工事初日の高畑駅では多数のメディアが詰めかける中、終電後の午前1時から総勢65人が作業。始発までに可動柵を設置しました。試験運用をへて同駅で稼働させるのは9月7日の予定です。
全盲で愛知視覚障害者協議会(愛視協)の梅尾朱美会長は「東山線のホーム柵は私たちの20数年の運動が実ったもので、本当にありがたい」と喜びます。
他の路線で2回ホームから転落したという男性(44)=守山区=は「落下し電車の近づく音が聞こえたとき、こうやって視覚障害者は命を落とすのかと思いました。なんとか自力ではい上がりました。それだけに今回の設置はうれしい。高畑駅に行ってホーム柵を直接触り喜びをかみしめたい」と語ります。
市営地下鉄で可動柵が設置されているのは、上飯田線と桜通線。名城・名港線は20年度に設置予定です。名鉄と相互乗り入れしている鶴舞線は「現段階で計画をたてる状況にない」と市交通局は答えます。

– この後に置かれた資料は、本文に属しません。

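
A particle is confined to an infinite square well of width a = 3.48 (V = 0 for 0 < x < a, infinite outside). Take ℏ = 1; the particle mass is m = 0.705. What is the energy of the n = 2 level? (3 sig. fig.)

E = 2.31

Requiring ψ(0) = ψ(a) = 0 quantises k = nπ/a, hence E_n = ℏ²k²/2m = n²π²ℏ²/(2ma²).
E_2 = 2² × π² / (2 × 0.705 × 3.48²) = 2.312.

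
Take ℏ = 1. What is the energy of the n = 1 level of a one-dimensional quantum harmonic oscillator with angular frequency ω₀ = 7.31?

E = 11.0

Using E_n = (n + ½)ℏω₀: E_1 = 1.5 × 7.31 = 10.97.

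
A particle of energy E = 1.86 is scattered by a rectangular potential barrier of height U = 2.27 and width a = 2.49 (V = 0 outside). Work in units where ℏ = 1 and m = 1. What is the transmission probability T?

Since E < U the interior solution is evanescent with decay constant κ = √(2m(U − E))/ℏ = 0.9055.
κa = 2.255, sinh(κa) = 4.714.
Matching ψ, ψ′ at both faces gives T = [1 + U² sinh²(κa) / (4E(U − E))]⁻¹ = 1/38.54 = 0.0259.

T = 0.0259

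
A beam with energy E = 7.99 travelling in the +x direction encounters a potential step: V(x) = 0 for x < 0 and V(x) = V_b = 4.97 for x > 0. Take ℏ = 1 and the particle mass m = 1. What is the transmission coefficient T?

On each side the TISE gives plane waves with k = √(2m(E − V))/ℏ: k₁ = √(2·1·7.99) = 3.997, k₂ = √(2·1·3.02) = 2.458.
Continuity of ψ and ψ′ at the step yields the reflection amplitude r = (k₁ − k₂)/(k₁ + k₂) = 0.2385; thus R = |r|² = 0.05690, T = 0.9431.

T = 0.943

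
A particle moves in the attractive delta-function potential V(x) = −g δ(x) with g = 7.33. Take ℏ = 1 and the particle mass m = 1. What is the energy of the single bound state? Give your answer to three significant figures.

E = -26.9

The bound state is ψ(x) = √κ e^{−κ|x|}. The derivative jump ψ'(0⁺) − ψ'(0⁻) = −(2mg/ℏ²)ψ(0) fixes κ = mg/ℏ² = 7.330.
Then E = −ℏ²κ²/(2m) = −mg²/(2ℏ²) = -26.86.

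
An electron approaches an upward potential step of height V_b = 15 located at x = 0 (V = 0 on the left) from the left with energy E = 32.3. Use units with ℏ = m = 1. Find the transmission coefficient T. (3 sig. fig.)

T = 0.976

On each side the TISE gives plane waves with k = √(2m(E − V))/ℏ: k₁ = √(2·1·32.3) = 8.037, k₂ = √(2·1·17.3) = 5.882.
Continuity of ψ and ψ′ at the step yields the reflection amplitude r = (k₁ − k₂)/(k₁ + k₂) = 0.1548; thus R = |r|² = 0.02397, T = 0.9760.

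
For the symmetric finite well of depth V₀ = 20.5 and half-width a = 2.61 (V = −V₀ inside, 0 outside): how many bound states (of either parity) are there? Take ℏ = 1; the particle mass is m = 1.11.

The dimensionless depth is z₀ = a√(2mV₀)/ℏ = 2.61 × √(45.51) = 17.61.
The even/odd transcendental equations gain one root per π/2 in z₀, giving N = 1 + ⌊2z₀/π⌋ = 1 + ⌊11.21⌋ = 12.

N = 12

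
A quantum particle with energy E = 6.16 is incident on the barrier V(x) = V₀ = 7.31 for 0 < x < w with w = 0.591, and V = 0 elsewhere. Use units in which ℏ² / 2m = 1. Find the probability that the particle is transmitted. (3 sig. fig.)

T = 0.536

E < V₀: inside the barrier ψ ∝ e^{±κx} with κ = √(2m(V₀ − E))/ℏ = 1.072.
κw = 0.6338, sinh(κw) = 0.6771.
The exact tunnelling result is T⁻¹ = 1 + V₀² sinh²(κw) / [4E(V₀ − E)] = 1.864, so T = 0.536.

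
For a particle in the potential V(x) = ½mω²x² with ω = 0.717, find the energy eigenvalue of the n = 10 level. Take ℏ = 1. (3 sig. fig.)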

桜通線では、何両目の何番のドアかわかるようにホーム柵に点字が付いています。東山線でも同様の措置がとられます。
女性専用表示も
東山線は市営地下鉄で唯一、女性専用車両がある路線。視覚障害の男性は乗っていいことになっていますが、寺西さんは「誤って乗ってしまったとき、周囲の?視線?を感じて嫌だった」といいます。
愛視協の梅尾会長は「男女とも視覚障害者が識別できる措置を市と交渉した結果、ホーム柵に点字設置を約束した」といいます。
JR・私鉄へ さらに設置求める
日本共産党の藤井ひろき市議(土木交通委員)は可動柵について「視覚障害者の運動が実り、安心・安全な公共交通実現への第一歩」と評価しながら次のように話します。「JRや私鉄の駅が手付かずのまま残されているのが今後の課題。公共交通をどうするのかは自治体の責任であり、JRや私鉄に働きかけていく必要がある。党市議団としても大企業にしっかりものを言って改善へ努力したい」
梅尾会長は「JR東海は、新幹線名古屋駅には可動柵をつけるといっていますが、それ以外の駅は全く進展していません。リニアに使うお金があるならホーム柵設置に力を入れてほしい」と訴えます。